Software like After Effects makes tileable noise easy because it does all the magic for you. But PICO-8 doesn’t have this magic. So I had to code it myself.
Well, I didn’t code the noise algorithm myself; Perlin is open-sourced and available in Lua. With a few tweaks to allow for things like random seeds, my cart was ready to make some Perlin noise!
But what about tiling the texture? Perlin noise, and any other noise generation algorithm for that matter, generates noise infinitely in each axes available. So, it’s not as simple as cutting out a square and tiling it. I had to do some research as a result, and…what I found was mind-blowing! It’s genius, really! Basically, the idea is to use 3D noise – noise that changes over three axes (X, Y, and Z).
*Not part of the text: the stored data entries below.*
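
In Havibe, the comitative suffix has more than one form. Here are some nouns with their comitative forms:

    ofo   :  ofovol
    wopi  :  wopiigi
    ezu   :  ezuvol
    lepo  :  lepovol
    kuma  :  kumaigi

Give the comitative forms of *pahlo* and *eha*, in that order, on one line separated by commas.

pahlovol, ehaigi

The pattern is rounding harmony: -vol when the last vowel of the stem is a rounded vowel (*ofo*, *ezu*, *lepo*); -igi when the last vowel of the stem is an unrounded vowel (*wopi*, *kuma*).
*pahlo* — last vowel /o/ (a rounded vowel) → -vol → *pahlovol*.
Since the last vowel of *eha* is /a/ (an unrounded vowel), it takes -igi, giving *ehaigi*.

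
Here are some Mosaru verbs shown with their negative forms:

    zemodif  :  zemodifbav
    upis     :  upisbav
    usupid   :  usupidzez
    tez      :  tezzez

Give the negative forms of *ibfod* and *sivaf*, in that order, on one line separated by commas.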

Each horizontal line in the texture itself comes from a circle on the X and Y axes! For example, while V = 0, every value of U equals a spot on the circumference of that circle. Like, if the map is 180 pixels long, and if the radius of the circle on the noise map is 10 pixels, then (U,V) value (0,0) will be the point 10 pixels in the direction of 0° from the origin, (1,0), will be 10 pixels at 2°, (2,0) will be at 4°, and so forth until (179,0) being a point 10 pixels from the origin in the direction of 358°. The last pixel is thus near the first pixel on the noise map, as close as any other pixel. Therefore, that row tiles!
And what about the V axis? Well, that’s a lot easier; just increase the Z axis value of the Perlin noise for each V value, and repeat! In the end, you’ll have cut a hollow cylinder out of the 3D noise and unwrapped it into a rectangle. And therefore, it will tile!
Here’s how it works in Lua within PICO-8:
--[[
Assuming the following:
perlin(x,y,z) is your 3D Perlin function.
horizontal_scalar is how "stretched" the U axis should appear.
vertical_scalar is how "stretched" the V axis should appear.
]]
function get_noise_at(u, v)
local x = sin(u) * horizontal_scalar
local y = cos(u) * horizontal_scalar
local z = v * vertical_scalar
return perlin(x, y, z)
end
So now we have a map. Great! But we need to move a character around in this world. My first thought was, of course, to just have a world map, where U is the X axis and V is the Y axis. However, this is a planet: a sphere. So, moving horizontally on the equator would appear significantly slower than moving horizontally near the poles! So, it would make more sense to dismiss the Cartesian model and go for a geographical approach, where U is the longitude and V is the latitude.
In-game, the world will appear as regions, currently about 64×64 pixels. PICO-8’s screen is 128×128 pixels, and the game is top-down, so the screen may contain up to 9 of these regions at a time. Each region will be a (U,V) value, each one an integer. Regions to the left and right will differ in the U value, while regions above and below will differ in the V value. While PICO-8 certainly can’t handle processing a huge map of many, many noise values (at least without caching these noise values), it can easily handle generating 9 noise values at a time and more. Therefore, the issue with performance, and any possible issue with translating between UV / longitudinal-latitudinal values and Cartesian XY values, are both solved.